Une mesure que devraient dénoncer les syndicats : en effet, si ce forfait ne s'applique pas aux bénéficiaires de la CMU, il concerne ceux qui sont juste au-dessus du seuil d'attribution de la CMU (revenu mensuel de 566,50 euros pour une personne seule) et qui ne peuvent pas toujours se payer une assurance complémentaire. Mais avec cette mesure, le gouvernement compte faire économiser 200 millions d'euros par an à l'assurance-maladie.
Le médicament est sans doute le secteur avec lequel le gouvernement espère, comme c'est souvent le cas, se procurer de belles économies. Plusieurs pistes sont privilégiées par les pouvoirs publics.
Médicament : la taxe sur la promotion doublée ?
L'une est certaine ou presque : il s'agirait de doubler la taxe sur la promotion qui frappe surtout la visite médicale. Aujourd'hui, cette taxe rapporte 200 millions d'euros par an : le gouvernement envisage carrément de la doubler pour obtenir 200 millions supplémentaires. Certains échos laissent cependant penser qu'il se montrerait moins gourmand en « se contentant » d'un revenu complémentaire de 150 millions d'euros.

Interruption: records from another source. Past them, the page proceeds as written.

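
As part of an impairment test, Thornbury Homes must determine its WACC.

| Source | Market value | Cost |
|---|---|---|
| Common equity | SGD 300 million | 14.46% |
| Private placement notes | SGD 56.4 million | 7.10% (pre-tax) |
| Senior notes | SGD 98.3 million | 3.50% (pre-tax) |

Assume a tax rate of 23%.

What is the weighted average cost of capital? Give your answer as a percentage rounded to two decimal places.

10.80%

Total capital V = 300 + 56.4 + 98.3 = 454.7.
Equity: weight = 300/454.7 = 0.6598; cost = 14.46%.
Private placement notes: weight = 56.4/454.7 = 0.1240; after-tax cost = 7.1% × (1 − 23%) = 5.4670%.
Senior notes: weight = 98.3/454.7 = 0.2162; after-tax cost = 3.5% × (1 − 23%) = 2.6950%.
WACC = 0.6598 × 14.4600% + 0.1240 × 5.4670% + 0.2162 × 2.6950% = 10.8011%.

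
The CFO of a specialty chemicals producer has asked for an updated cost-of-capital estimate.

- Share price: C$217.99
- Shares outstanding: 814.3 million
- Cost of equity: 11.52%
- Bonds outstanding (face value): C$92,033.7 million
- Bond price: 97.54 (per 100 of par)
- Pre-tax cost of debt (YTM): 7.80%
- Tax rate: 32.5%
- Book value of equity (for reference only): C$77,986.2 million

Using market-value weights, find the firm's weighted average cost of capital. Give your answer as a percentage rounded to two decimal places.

Market value of equity E = 217.99 × 814.3m = 177509.257m. Market value of debt D = 92033.7m × 97.54/100 = 89769.67098m.
Total capital V = 177509.257 + 89769.67098 = 267278.92798.
Equity: weight = 177509.257/267278.92798 = 0.6641; cost = 11.52%.
Bonds outstanding: weight = 89769.67098/267278.92798 = 0.3359; after-tax cost = 7.8% × (1 − 32.5%) = 5.2650%.
WACC = 0.6641 × 11.5200% + 0.3359 × 5.2650% = 9.4192%.

9.42%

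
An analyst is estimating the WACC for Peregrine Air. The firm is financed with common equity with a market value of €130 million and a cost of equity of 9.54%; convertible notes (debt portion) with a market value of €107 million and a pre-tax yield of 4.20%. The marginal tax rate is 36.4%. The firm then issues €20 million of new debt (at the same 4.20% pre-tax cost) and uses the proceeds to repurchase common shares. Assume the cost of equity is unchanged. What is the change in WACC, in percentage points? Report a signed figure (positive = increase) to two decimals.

Current WACC:
Total capital V = 130 + 107 = 237.
Equity: weight = 130/237 = 0.5485; cost = 9.54%.
Convertible notes (debt portion): weight = 107/237 = 0.4515; after-tax cost = 4.2% × (1 − 36.4%) = 2.6712%.
WACC = 0.5485 × 9.5400% + 0.4515 × 2.6712% = 6.4389%.
After the change:
Total capital V = 110 + 127 = 237.
Equity: weight = 110/237 = 0.4641; cost = 9.54%.
Convertible notes (debt portion): weight = 127/237 = 0.5359; after-tax cost = 4.2% × (1 − 36.4%) = 2.6712%.
WACC = 0.4641 × 9.5400% + 0.5359 × 2.6712% = 5.8593%.
Change in WACC = 5.8593% − 6.4389% = -0.5796 pp.

-0.58 pp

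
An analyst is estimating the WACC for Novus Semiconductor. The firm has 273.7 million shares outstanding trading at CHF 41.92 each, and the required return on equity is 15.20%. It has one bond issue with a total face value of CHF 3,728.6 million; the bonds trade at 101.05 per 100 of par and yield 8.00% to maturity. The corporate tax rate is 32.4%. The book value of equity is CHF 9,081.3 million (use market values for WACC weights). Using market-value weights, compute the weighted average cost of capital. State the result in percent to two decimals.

Market value of equity E = 41.92 × 273.7m = 11473.504m. Market value of debt D = 3728.6m × 101.05/100 = 3767.7503m.
Total capital V = 11473.504 + 3767.7503 = 15241.2543.
Equity: weight = 11473.504/15241.2543 = 0.7528; cost = 15.2%.
Bonds outstanding: weight = 3767.7503/15241.2543 = 0.2472; after-tax cost = 8% × (1 − 32.4%) = 5.4080%.
WACC = 0.7528 × 15.2000% + 0.2472 × 5.4080% = 12.7793%.

12.78%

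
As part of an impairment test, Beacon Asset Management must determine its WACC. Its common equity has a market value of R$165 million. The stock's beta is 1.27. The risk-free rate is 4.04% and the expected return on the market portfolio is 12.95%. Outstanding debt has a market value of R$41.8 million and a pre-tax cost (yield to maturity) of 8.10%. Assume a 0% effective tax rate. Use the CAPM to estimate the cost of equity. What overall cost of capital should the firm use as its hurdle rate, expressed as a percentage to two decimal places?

Market risk premium = 12.95% − 4.04% = 8.91%.
Cost of equity via CAPM: Re = 4.04% + 1.27 × 8.91% = 15.3557%.
Total capital V = 165 + 41.8 = 206.8.
Equity: weight = 165/206.8 = 0.7979; cost = 15.3557%.
Debt: weight = 41.8/206.8 = 0.2021; after-tax cost = 8.1% × (1 − 0%) = 8.1000%.
WACC = 0.7979 × 15.3557% + 0.2021 × 8.1000% = 13.8891%.

13.89%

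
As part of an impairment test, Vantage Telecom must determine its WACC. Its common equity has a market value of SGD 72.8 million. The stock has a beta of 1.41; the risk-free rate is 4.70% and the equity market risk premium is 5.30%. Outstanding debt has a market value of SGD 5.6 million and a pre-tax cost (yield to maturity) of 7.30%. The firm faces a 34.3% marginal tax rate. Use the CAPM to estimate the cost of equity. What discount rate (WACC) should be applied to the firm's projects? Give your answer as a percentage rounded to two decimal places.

11.65%

Cost of equity via CAPM: Re = 4.7% + 1.41 × 5.3% = 12.1730%.
Total capital V = 72.8 + 5.6 = 78.4.
Equity: weight = 72.8/78.4 = 0.9286; cost = 12.173%.
Debt: weight = 5.6/78.4 = 0.0714; after-tax cost = 7.3% × (1 − 34.3%) = 4.7961%.
WACC = 0.9286 × 12.1730% + 0.0714 × 4.7961% = 11.6461%.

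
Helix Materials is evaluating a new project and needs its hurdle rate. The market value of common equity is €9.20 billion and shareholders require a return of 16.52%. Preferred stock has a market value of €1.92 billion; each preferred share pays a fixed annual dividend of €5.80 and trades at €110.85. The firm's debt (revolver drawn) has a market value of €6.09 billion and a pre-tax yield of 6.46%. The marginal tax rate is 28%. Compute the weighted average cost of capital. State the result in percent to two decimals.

Cost of preferred: Rp = 5.8 / 110.85 = 5.2323%.
Total capital V = 9.2 + 1.92 + 6.09 = 17.21.
Equity: weight = 9.2/17.21 = 0.5346; cost = 16.52%.
Preferred: weight = 1.92/17.21 = 0.1116; cost = 5.2323%.
Revolver drawn: weight = 6.09/17.21 = 0.3539; after-tax cost = 6.46% × (1 − 28%) = 4.6512%.
WACC = 0.5346 × 16.5200% + 0.1116 × 5.2323% + 0.3539 × 4.6512% = 11.0608%.

11.06%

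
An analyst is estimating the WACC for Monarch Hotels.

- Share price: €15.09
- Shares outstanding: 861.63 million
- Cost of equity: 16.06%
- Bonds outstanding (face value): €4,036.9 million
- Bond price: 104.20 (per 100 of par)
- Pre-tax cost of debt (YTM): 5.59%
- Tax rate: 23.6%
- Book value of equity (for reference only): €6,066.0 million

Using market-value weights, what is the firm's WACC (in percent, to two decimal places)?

Market value of equity E = 15.09 × 861.63m = 13001.9967m. Market value of debt D = 4036.9m × 104.2/100 = 4206.4498m.
Total capital V = 13001.9967 + 4206.4498 = 17208.4465.
Equity: weight = 13001.9967/17208.4465 = 0.7556; cost = 16.06%.
Bonds outstanding: weight = 4206.4498/17208.4465 = 0.2444; after-tax cost = 5.59% × (1 − 23.6%) = 4.2708%.
WACC = 0.7556 × 16.0600% + 0.2444 × 4.2708% = 13.1782%.

13.18%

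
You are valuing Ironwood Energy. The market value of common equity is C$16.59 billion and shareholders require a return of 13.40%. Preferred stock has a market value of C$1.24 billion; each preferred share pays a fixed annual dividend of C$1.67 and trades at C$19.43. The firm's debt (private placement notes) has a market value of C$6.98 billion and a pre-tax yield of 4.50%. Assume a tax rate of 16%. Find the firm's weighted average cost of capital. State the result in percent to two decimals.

Cost of preferred: Rp = 1.67 / 19.43 = 8.5950%.
Total capital V = 16.59 + 1.24 + 6.98 = 24.81.
Equity: weight = 16.59/24.81 = 0.6687; cost = 13.4%.
Preferred: weight = 1.24/24.81 = 0.0500; cost = 8.595%.
Private placement notes: weight = 6.98/24.81 = 0.2813; after-tax cost = 4.5% × (1 − 16%) = 3.7800%.
WACC = 0.6687 × 13.4000% + 0.0500 × 8.5950% + 0.2813 × 3.7800% = 10.4534%.

10.45%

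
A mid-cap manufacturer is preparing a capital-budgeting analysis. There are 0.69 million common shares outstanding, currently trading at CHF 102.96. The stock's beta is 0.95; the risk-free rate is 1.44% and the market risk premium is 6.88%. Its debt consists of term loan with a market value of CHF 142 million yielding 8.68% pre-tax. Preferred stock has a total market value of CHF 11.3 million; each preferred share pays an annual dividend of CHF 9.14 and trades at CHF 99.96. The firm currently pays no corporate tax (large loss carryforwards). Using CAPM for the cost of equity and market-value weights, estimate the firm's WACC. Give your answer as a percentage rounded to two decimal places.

Cost of equity via CAPM: Re = 1.44% + 0.95 × 6.88% = 7.9760%.
Cost of preferred: Rp = 9.14 / 99.96 = 9.1437%.
Market value of equity E = 102.96 × 0.69m = 71.0424m.
Total capital V = 71.0424 + 11.3 + 142 = 224.3424.
Equity: weight = 71.0424/224.3424 = 0.3167; cost = 7.976%.
Preferred: weight = 11.3/224.3424 = 0.0504; cost = 9.1437%.
Term loan: weight = 142/224.3424 = 0.6330; after-tax cost = 8.68% × (1 − 0%) = 8.6800%.
WACC = 0.3167 × 7.9760% + 0.0504 × 9.1437% + 0.6330 × 8.6800% = 8.4804%.

8.48%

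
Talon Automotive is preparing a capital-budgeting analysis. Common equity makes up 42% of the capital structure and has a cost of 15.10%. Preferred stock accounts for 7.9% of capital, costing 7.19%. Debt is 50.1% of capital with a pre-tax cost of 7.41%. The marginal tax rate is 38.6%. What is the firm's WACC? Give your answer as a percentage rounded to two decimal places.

9.19%

After-tax cost of debt = 7.41% × (1 − 38.6%) = 4.5497%.
WACC = 0.420 × 15.1000% + 0.079 × 7.1900% + 0.501 × 4.5497% = 9.1894%.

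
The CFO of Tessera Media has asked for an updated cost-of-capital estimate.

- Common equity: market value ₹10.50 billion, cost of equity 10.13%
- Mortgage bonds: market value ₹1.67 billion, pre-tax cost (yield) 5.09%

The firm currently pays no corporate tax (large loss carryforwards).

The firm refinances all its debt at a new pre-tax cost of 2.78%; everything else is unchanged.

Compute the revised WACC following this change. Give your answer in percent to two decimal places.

9.12%

After the change:
Total capital V = 10.5 + 1.67 = 12.17.
Equity: weight = 10.5/12.17 = 0.8628; cost = 10.13%.
Mortgage bonds: weight = 1.67/12.17 = 0.1372; after-tax cost = 2.78% × (1 − 0%) = 2.7800%.
WACC = 0.8628 × 10.1300% + 0.1372 × 2.7800% = 9.1214%.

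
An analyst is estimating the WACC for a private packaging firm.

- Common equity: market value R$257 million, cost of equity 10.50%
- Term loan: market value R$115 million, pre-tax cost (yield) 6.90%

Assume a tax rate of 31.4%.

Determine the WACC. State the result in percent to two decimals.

8.72%

Total capital V = 257 + 115 = 372.
Equity: weight = 257/372 = 0.6909; cost = 10.5%.
Term loan: weight = 115/372 = 0.3091; after-tax cost = 6.9% × (1 − 31.4%) = 4.7334%.
WACC = 0.6909 × 10.5000% + 0.3091 × 4.7334% = 8.7173%.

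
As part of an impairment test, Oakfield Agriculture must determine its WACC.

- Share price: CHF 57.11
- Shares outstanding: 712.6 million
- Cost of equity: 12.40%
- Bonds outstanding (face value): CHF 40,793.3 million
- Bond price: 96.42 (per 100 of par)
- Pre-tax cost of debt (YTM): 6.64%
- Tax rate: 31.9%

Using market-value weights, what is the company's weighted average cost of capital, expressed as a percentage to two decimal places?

8.53%

Market value of equity E = 57.11 × 712.6m = 40696.586m. Market value of debt D = 40793.3m × 96.42/100 = 39332.89986m.
Total capital V = 40696.586 + 39332.89986 = 80029.48586.
Equity: weight = 40696.586/80029.48586 = 0.5085; cost = 12.4%.
Bonds outstanding: weight = 39332.89986/80029.48586 = 0.4915; after-tax cost = 6.64% × (1 − 31.9%) = 4.5218%.
WACC = 0.5085 × 12.4000% + 0.4915 × 4.5218% = 8.5280%.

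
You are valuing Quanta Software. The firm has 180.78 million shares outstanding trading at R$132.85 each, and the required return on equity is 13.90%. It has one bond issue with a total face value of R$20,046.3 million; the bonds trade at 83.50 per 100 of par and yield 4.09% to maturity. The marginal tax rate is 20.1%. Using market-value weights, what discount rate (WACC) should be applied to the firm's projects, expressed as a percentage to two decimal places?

9.53%

Market value of equity E = 132.85 × 180.78m = 24016.623m. Market value of debt D = 20046.3m × 83.5/100 = 16738.6605m.
Total capital V = 24016.623 + 16738.6605 = 40755.2835.
Equity: weight = 24016.623/40755.2835 = 0.5893; cost = 13.9%.
Bonds outstanding: weight = 16738.6605/40755.2835 = 0.4107; after-tax cost = 4.09% × (1 − 20.1%) = 3.2679%.
WACC = 0.5893 × 13.9000% + 0.4107 × 3.2679% = 9.5333%.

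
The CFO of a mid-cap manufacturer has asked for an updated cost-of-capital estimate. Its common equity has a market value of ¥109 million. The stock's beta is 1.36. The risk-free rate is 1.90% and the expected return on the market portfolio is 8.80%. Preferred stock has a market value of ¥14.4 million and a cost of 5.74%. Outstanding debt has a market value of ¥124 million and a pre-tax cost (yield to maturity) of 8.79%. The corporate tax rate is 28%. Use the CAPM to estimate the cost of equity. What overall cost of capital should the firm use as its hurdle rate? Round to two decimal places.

Market risk premium = 8.8% − 1.9% = 6.9%.
Cost of equity via CAPM: Re = 1.9% + 1.36 × 6.9% = 11.2840%.
Total capital V = 109 + 14.4 + 124 = 247.4.
Equity: weight = 109/247.4 = 0.4406; cost = 11.284%.
Preferred: weight = 14.4/247.4 = 0.0582; cost = 5.74%.
Debt: weight = 124/247.4 = 0.5012; after-tax cost = 8.79% × (1 − 28%) = 6.3288%.
WACC = 0.4406 × 11.2840% + 0.0582 × 5.7400% + 0.5012 × 6.3288% = 8.4777%.

8.48%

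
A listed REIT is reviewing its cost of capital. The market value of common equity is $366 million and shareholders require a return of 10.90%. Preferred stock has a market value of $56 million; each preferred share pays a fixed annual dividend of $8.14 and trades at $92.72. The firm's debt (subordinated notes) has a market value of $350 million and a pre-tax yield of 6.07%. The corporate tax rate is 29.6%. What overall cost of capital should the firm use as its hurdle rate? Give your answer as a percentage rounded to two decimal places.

7.74%

Cost of preferred: Rp = 8.14 / 92.72 = 8.7791%.
Total capital V = 366 + 56 + 350 = 772.
Equity: weight = 366/772 = 0.4741; cost = 10.9%.
Preferred: weight = 56/772 = 0.0725; cost = 8.7791%.
Subordinated notes: weight = 350/772 = 0.4534; after-tax cost = 6.07% × (1 − 29.6%) = 4.2733%.
WACC = 0.4741 × 10.9000% + 0.0725 × 8.7791% + 0.4534 × 4.2733% = 7.7418%.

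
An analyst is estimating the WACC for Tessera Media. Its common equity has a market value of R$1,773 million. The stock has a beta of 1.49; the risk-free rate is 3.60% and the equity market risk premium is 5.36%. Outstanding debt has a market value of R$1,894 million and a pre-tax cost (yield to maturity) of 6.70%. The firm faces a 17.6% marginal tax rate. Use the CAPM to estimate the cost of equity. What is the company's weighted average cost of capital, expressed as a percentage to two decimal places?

Cost of equity via CAPM: Re = 3.6% + 1.49 × 5.36% = 11.5864%.
Total capital V = 1773 + 1894 = 3667.
Equity: weight = 1773/3667 = 0.4835; cost = 11.5864%.
Debt: weight = 1894/3667 = 0.5165; after-tax cost = 6.7% × (1 − 17.6%) = 5.5208%.
WACC = 0.4835 × 11.5864% + 0.5165 × 5.5208% = 8.4535%.

8.45%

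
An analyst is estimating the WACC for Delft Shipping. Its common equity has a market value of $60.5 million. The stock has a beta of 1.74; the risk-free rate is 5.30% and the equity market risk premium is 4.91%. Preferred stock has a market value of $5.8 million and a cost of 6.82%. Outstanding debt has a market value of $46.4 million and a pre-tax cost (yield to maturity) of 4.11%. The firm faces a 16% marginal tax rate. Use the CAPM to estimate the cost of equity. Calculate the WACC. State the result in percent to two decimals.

9.20%

Cost of equity via CAPM: Re = 5.3% + 1.74 × 4.91% = 13.8434%.
Total capital V = 60.5 + 5.8 + 46.4 = 112.7.
Equity: weight = 60.5/112.7 = 0.5368; cost = 13.8434%.
Preferred: weight = 5.8/112.7 = 0.0515; cost = 6.82%.
Debt: weight = 46.4/112.7 = 0.4117; after-tax cost = 4.11% × (1 − 16%) = 3.4524%.
WACC = 0.5368 × 13.8434% + 0.0515 × 6.8200% + 0.4117 × 3.4524% = 9.2038%.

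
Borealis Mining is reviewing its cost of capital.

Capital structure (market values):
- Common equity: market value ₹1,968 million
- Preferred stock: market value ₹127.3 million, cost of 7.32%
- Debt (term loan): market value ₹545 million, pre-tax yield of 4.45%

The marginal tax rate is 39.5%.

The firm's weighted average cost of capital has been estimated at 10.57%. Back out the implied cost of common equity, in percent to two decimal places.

12.96%

Total capital V = 1968 + 127.3 + 545 = 2640.3.
Equity weight = 1968/2640.3 = 0.7454.
Preferred weight = 127.3/2640.3 = 0.0482.
Term loan weight = 545/2640.3 = 0.2064.
Debt contribution = 0.2064 × 4.45% × (1 − 39.5%) = 0.5557%.
Preferred contribution = 0.0482 × 7.32% = 0.3529%.
Required equity contribution = 10.57% − 0.9087% = 9.6613%.
Re = 9.6613% / 0.7454 = 12.9618%.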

Autre mesure envisagée : l'abaissement du remboursement des médicaments homéopathiques. Mais le gouvernement hésitait encore cette semaine. Le danger est que l'on assiste alors à certains transferts de prescriptions vers des médicaments allopathiques ; risque faible en vérité, tant les partisans de l'homéopathie sont attachés à cette médication. Mais surtout beaucoup, parmi eux, tentaient encore de convaincre le gouvernement que le jeu n'en valait pas la chandelle. Il est vrai que les économies resteraient limitées : les médicaments homéopathiques coûtent aujourd'hui 150 millions d'euros à l'assurance-maladie ; abaisser le remboursement de 65 à 35 % reviendrait à réaliser une économie de 70 millions. Peut-être n'y a-t-il pas de petites économies.
Le gouvernement étudie aussi la réduction des taux de remboursement de certains médicaments au service médical rendu (SMR) modéré et de procéder à de nouveaux déremboursements pour les spécialités à SMR faible. Pour éviter que des recours en Conseil d'Etat n'annulent, comme cela se fait périodiquement, de telles mesures, le gouvernement va légaliser cette procédure dans le PLFSS 2004.
A l'étude encore : la fin de la liberté des prix des médicaments destinés aux hôpitaux.
Enfin, on ne négligera pas les rumeurs qui annoncent l'application d'un forfait par boîte de médicament, fixé à 0,50 euros. Une mesure qui pourrait rapporter selon certains experts jusqu'à 1 milliard d'euros. La manne serait intéressante, mais la disposition serait très impopulaire. Car si les taxes sur le tabac et les alcools forts ne devaient pas être vraiment contestées, du moins officiellement, l'application du forfait par boîte de médicament, à la charge du patient, risque de soulever des remous dans l'opinion, dont le gouvernement se passerait bien en ce moment.